Schmidt: Nahrungsmittel wertschätzen


Schmidt geht es in seiner Botschaft zur Fastenzeit weniger darum, "auf was wir verzichten, sondern dass wir alte Gewohnheiten neu überdenken und schlechte Gewohnheiten aufgeben." Eine fraglos schlechte Gewohnheit sei es, einen Teil unserer Lebensmittel – nämlich genau jedes achte - wegzuwerfen. Im Schnitt werfe jeder Bundesbürger im Jahr 82 kg Lebensmittel in den Müll.

Das sei, so der Bundesagrarminister, nicht hinnehmbar und angesichts von weltweit hungernden 800 Millionen Menschen moralisch inakzeptabel. Schmidt fordert deshalb die Verbraucher zum Aschermittwoch auf, die kommenden 40 Tage zu nutzen und darüber nachzudenken, welcher Wert Lebensmitteln beigemessen werde.

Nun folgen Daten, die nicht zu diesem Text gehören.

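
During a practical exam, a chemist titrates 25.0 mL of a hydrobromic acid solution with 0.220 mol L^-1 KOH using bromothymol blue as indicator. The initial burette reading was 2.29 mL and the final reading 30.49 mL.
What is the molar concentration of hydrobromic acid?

HBr + KOH → KBr + H2O
n(KOH) = 0.0282 L × 0.220 mol/L = 6.20 × 10^-3 mol
n(HBr) = 6.20 × 10^-3 mol (1:1 mole ratio)
[HBr] = 6.20 × 10^-3 mol / 0.0250 L = 0.248 mol/L

0.248 mol/L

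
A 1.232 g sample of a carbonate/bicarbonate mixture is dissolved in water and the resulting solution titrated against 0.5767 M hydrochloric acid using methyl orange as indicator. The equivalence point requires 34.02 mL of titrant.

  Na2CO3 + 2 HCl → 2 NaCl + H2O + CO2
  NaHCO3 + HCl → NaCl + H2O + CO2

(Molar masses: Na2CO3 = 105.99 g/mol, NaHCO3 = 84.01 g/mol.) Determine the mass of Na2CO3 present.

n(HCl) = 0.03402 × 0.5767 = 0.01962 mol
Let x = n(Na2CO3), y = n(NaHCO3).
Titrant: 2x + 1y = 0.01962;  mass: 105.99x + 84.01y = 1.232
Solving, x = 6.710 × 10^-3 mol, y = 6.199 × 10^-3 mol
mass of Na2CO3 = 6.710 × 10^-3 × 105.99 = 0.7112 g

0.7112 g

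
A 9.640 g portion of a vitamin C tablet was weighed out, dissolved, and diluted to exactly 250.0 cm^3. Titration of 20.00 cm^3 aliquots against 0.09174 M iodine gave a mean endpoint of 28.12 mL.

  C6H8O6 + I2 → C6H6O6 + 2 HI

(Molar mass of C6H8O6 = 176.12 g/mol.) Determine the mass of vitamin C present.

5.679 g

n(I2) per titration = 0.02812 × 0.09174 = 2.580 × 10^-3 mol
n(C6H8O6) in each aliquot = 2.580 × 10^-3 mol (1:1 ratio)
n(C6H8O6) in the whole flask = 2.580 × 10^-3 × 250.0/20.00 = 0.03225 mol
mass of C6H8O6 = 0.03225 × 176.12 = 5.679 g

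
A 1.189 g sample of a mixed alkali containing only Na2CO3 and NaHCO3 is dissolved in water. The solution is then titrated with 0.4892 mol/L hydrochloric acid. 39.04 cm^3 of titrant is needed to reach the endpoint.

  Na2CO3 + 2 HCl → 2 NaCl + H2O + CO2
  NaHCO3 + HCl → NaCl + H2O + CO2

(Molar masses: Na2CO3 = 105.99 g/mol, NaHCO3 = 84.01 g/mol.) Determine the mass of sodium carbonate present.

0.7099 g

n(HCl) = 0.03904 × 0.4892 = 0.01910 mol
Let x = n(Na2CO3), y = n(NaHCO3).
Titrant: 2x + 1y = 0.01910;  mass: 105.99x + 84.01y = 1.189
Solving, x = 6.698 × 10^-3 mol, y = 5.703 × 10^-3 mol
mass of Na2CO3 = 6.698 × 10^-3 × 105.99 = 0.7099 g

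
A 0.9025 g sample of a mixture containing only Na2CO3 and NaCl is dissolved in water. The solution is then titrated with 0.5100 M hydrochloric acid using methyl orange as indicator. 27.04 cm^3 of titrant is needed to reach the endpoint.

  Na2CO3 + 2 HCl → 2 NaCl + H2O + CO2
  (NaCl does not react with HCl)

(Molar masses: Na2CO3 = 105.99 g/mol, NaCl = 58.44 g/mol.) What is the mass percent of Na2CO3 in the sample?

n(HCl) = 0.02704 × 0.5100 = 0.01379 mol
Let x = n(Na2CO3), y = n(NaCl).
Titrant: 2x = 0.01379;  mass: 105.99x + 58.44y = 0.9025
Solving, x = 6.895 × 10^-3 mol, y = 2.938 × 10^-3 mol
mass of Na2CO3 = 6.895 × 10^-3 × 105.99 = 0.7308 g
% Na2CO3 = 0.7308 / 0.9025 × 100 = 80.98 %

80.98 %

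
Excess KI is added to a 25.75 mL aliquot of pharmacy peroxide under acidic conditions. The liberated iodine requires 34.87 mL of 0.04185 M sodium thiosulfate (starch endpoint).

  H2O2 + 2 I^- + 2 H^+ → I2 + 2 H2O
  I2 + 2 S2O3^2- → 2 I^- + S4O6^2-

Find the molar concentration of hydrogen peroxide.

0.02834 M

n(S2O3^2-) = 0.03487 × 0.04185 = 1.459 × 10^-3 mol
n(I2) = n(S2O3^2-)/2 = 7.297 × 10^-4 mol
n(H2O2) in the aliquot = 7.297 × 10^-4 mol (1:1 ratio)
[H2O2] = 7.297 × 10^-4 / 0.02575 = 0.02834 mol/L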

Hinzufügt er eine umfangreiche Fragenpalette: "Sind Lebensmittel für uns bloße Konsumgüter oder wirklich Mittel zum Leben? Sind sie lediglich die Summe ihrer Inhaltsstoffe oder haben sie einen Eigenwert? Sind wir uns der Arbeit und Mühe der Landwirte bewusst, die in unseren Agrarprodukten stecken? Sind wir uns der Tradition, der Handwerkskunst, des kulturellen Erbes bewusst, die in den veredelten Produkten wie Brot, Wein oder Käse stecken? Sind wir uns bewusst, dass Ernährungssicherung etwas mit Verteilungsgerechtigkeit zu tun hat?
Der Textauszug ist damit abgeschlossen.